Investigate results of blast searches against multiple databases

mhoban / rainbow_bridge

GNU General Public License v3.0

5 stars 2 forks source link

Investigate results of blast searches against multiple databases #63

Closed mhoban closed 6 months ago

mhoban commented 6 months ago

Since you can specify multiple blast databases, what do the results look like if you do? Do they overlap in some way? Should they be run as separate blast processes?

Actually, running them as separate processes might be better because you could potentially avoid name collisions.

Right now for example if your main blast db is in /drives/blast/nt and you pass something that's also in a directory called 'blast' (no matter where that directory is), you'll get a name collision error.

mhoban commented 6 months ago

Currently, when you run a query against multiple blast databases, results from all databases end up in the same results table. There's no definite indicator of where particular results came from.

mhoban commented 6 months ago

Should we move blast searches into separate processes and then merge the results afterward? Does it make a difference? Maybe this should be tested.

e.g., something like

Channel.fromPath([params.blastDb]) | 
  blast |
  collectFile(name: 'blast_results_merged.tsv', storeDir: 'blast')

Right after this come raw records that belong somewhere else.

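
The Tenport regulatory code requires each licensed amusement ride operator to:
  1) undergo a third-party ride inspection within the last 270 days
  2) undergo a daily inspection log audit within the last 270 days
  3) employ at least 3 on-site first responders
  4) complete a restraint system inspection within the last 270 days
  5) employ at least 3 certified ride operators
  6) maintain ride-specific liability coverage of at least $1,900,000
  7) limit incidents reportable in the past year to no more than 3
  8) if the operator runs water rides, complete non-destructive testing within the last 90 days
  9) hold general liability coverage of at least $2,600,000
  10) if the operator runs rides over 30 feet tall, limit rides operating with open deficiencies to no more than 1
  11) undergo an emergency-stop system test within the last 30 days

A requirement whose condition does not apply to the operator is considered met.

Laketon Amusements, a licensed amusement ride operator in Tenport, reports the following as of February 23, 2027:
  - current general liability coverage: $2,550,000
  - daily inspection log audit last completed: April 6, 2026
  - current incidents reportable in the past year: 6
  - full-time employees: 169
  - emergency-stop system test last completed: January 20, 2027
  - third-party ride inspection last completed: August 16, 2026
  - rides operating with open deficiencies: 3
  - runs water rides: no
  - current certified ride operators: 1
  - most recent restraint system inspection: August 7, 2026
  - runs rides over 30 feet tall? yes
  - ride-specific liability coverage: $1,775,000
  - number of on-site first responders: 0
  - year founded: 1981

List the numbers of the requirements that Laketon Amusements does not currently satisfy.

2, 3, 5, 6, 7, 9, 10, 11

1. third-party ride inspection 191 days ago vs limit 270 → met
2. daily inspection log audit 323 days ago vs limit 270 → not met
3. on-site first responders 0 < 3 → not met
4. restraint system inspection 200 days ago vs limit 270 → met
5. certified ride operators 1 < 3 → not met
6. ride-specific liability coverage $1,775,000 < $1,900,000 → not met
7. incidents reportable in the past year 6 > 3 → not met
8. condition 'runs water rides' does not hold → requirement n/a → met
9. general liability coverage $2,550,000 < $2,600,000 → not met
10. condition 'runs rides over 30 feet tall' holds; rides operating with open deficiencies 3 > 1 → not met
11. emergency-stop system test 34 days ago vs limit 30 → not met
Not met: 2, 3, 5, 6, 7, 9, 10, 11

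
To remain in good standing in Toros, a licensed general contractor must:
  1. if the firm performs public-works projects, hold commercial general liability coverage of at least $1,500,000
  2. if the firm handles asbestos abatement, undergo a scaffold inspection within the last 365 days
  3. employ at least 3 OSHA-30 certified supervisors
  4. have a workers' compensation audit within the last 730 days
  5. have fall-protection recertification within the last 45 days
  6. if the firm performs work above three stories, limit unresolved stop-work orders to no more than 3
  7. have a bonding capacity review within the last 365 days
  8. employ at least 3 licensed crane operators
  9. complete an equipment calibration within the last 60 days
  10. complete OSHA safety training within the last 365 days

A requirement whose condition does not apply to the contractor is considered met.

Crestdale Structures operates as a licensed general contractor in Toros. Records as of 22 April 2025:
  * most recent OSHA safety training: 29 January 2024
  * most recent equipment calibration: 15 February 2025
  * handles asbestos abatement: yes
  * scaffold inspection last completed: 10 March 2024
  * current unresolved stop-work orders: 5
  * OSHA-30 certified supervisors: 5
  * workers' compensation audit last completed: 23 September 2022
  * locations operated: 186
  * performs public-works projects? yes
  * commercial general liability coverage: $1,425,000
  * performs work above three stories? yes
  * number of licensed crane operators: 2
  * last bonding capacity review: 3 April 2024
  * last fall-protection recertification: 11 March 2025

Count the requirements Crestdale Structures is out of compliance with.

8

1. condition 'performs public-works projects' holds; commercial general liability coverage $1,425,000 < $1,500,000 → not met
2. condition 'handles asbestos abatement' holds; scaffold inspection 408 days ago vs limit 365 → not met
3. OSHA-30 certified supervisors 5 ≥ 3 → met
4. workers' compensation audit 942 days ago vs limit 730 → not met
5. fall-protection recertification 42 days ago vs limit 45 → met
6. condition 'performs work above three stories' holds; unresolved stop-work orders 5 > 3 → not met
7. bonding capacity review 384 days ago vs limit 365 → not met
8. licensed crane operators 2 < 3 → not met
9. equipment calibration 66 days ago vs limit 60 → not met
10. OSHA safety training 449 days ago vs limit 365 → not met
Not met: 8 of 10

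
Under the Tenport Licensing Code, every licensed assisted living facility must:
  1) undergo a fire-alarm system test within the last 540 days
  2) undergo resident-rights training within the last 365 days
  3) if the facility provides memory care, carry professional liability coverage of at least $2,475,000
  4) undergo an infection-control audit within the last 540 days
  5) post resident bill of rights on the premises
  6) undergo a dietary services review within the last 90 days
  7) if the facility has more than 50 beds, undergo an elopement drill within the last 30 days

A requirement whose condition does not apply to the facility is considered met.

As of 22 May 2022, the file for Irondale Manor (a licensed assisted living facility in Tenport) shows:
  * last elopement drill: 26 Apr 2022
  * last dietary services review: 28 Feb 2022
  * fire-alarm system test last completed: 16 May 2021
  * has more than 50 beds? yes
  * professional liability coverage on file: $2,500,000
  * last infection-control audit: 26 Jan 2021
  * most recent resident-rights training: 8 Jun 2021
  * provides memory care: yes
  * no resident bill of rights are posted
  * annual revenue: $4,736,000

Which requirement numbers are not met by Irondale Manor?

5

1. fire-alarm system test 371 days ago vs limit 540 → met
2. resident-rights training 348 days ago vs limit 365 → met
3. condition 'provides memory care' holds; professional liability coverage $2,500,000 ≥ $2,475,000 → met
4. infection-control audit 481 days ago vs limit 540 → met
5. resident bill of rights absent → not met
6. dietary services review 83 days ago vs limit 90 → met
7. condition 'has more than 50 beds' holds; elopement drill 26 days ago vs limit 30 → met
Not met: 5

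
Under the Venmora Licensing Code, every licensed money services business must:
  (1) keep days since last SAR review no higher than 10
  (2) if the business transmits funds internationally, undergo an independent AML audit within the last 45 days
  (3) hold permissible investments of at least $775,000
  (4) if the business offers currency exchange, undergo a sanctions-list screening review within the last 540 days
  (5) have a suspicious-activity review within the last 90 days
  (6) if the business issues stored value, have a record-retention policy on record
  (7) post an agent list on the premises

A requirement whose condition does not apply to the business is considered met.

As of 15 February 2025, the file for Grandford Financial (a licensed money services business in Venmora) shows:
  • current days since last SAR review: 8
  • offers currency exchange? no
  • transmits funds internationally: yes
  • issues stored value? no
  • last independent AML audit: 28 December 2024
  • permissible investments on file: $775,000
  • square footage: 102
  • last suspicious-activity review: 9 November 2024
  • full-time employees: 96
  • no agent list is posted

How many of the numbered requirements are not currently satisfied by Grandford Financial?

3

1. days since last SAR review 8 ≤ 10 → met
2. condition 'transmits funds internationally' holds; independent AML audit 49 days ago vs limit 45 → not met
3. permissible investments $775,000 ≥ $775,000 → met
4. condition 'offers currency exchange' does not hold → requirement n/a → met
5. suspicious-activity review 98 days ago vs limit 90 → not met
6. condition 'issues stored value' does not hold → requirement n/a → met
7. agent list absent → not met
Not met: 3 of 7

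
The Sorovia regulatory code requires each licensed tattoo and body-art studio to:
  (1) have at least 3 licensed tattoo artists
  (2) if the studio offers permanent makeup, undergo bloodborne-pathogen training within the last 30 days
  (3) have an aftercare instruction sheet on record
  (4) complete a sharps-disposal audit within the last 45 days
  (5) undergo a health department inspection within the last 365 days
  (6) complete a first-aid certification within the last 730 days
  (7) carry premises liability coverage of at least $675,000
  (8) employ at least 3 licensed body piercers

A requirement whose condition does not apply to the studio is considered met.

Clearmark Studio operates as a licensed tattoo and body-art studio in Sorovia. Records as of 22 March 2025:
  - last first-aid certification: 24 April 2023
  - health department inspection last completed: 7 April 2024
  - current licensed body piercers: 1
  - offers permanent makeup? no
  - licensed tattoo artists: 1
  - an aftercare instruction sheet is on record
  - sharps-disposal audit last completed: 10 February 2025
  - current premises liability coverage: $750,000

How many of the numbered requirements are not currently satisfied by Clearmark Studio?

2

1. licensed tattoo artists 1 < 3 → not met
2. condition 'offers permanent makeup' does not hold → requirement n/a → met
3. aftercare instruction sheet present → met
4. sharps-disposal audit 40 days ago vs limit 45 → met
5. health department inspection 349 days ago vs limit 365 → met
6. first-aid certification 698 days ago vs limit 730 → met
7. premises liability coverage $750,000 ≥ $675,000 → met
8. licensed body piercers 1 < 3 → not met
Not met: 2 of 8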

mhoban commented 6 months ago

Ok, I updated the blast system. Instead of using system $BLASTDB to infer the location of the nt database, we use $FLOW_BLAST to specify the full location of any database and use that as a default.

Now, blast searches are run against each supplied database separately and combined the searches are complete.

There is also now a way to specify taxdb files if you want to, but it gets them from the internet if you don't and they're missing.